Personal information
- Nationality: English
- Born: 16 December 2002 (age 23)

Sport
- Sport: Boxing
- Weight class: Light-heavyweight
- Club: Sheffield City Boxing Club

Medal record
Women's amateur boxing
Representing England
World Boxing Championships
| Silver medal – second place | 2025 Liverpool | 80 kg |
European Youth Boxing Championships
| Gold medal – first place | 2019 Sofia | 81 kg |
European Junior Boxing Championships
| Gold medal – first place | 2018 Anapa | 80 kg |

= Emily Asquith =

English boxer (born 2003)

Emily Asquith (born 16 December 2002) is an English amateur boxer. She won a silver medal in the 80 kg division at the 2025 World Boxing Championships. Asquith also won gold medals in the light-heavyweight category at the 2018 European Junior Boxing Championships and 2019 European Youth Boxing Championships.

==Career==
Having started boxing aged 11, Asquith won the gold medal in the 80 kg division at the 2018 European Junior Boxing Championships in Anapa, Russia, defeating Poland's Martyna Jancelewicz by unanimous decision in the final.

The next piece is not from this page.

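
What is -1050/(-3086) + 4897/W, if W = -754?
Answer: -7160221/1163422 ≈ -6.1544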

A southpaw, she followed this up by taking the 81 kg gold at the 2019 European Youth Boxing Championships in Sofia, Bulgaria, winning the final against Elanur Sagit from Turkey via unanimous decision.

After almost two years out of the sport due to a hand injury, Asquith won her first senior national elite title in April 2025, stopping Paige Ford in round one of the 81 kg final at Derby Arena.

She was selected to represent England in the 80 kg category at the 2025 World Boxing Championships in Liverpool. Asquith defeated reigning European Under-23 champion Iryna Lutsak of Ukraine and six-time world championship medalist Elif Güneri from Turkey, both via unanimous decision, to reach the semi-finals, where she beat India's Pooja Rani by 4:1 split decision. She lost in the final to Australia's Eseta Flint via unanimous decision and was therefore awarded a silver medal.

==Personal life==
Asquith studied sports and exercise science at Sheffield Hallam University and works as a teaching assistant.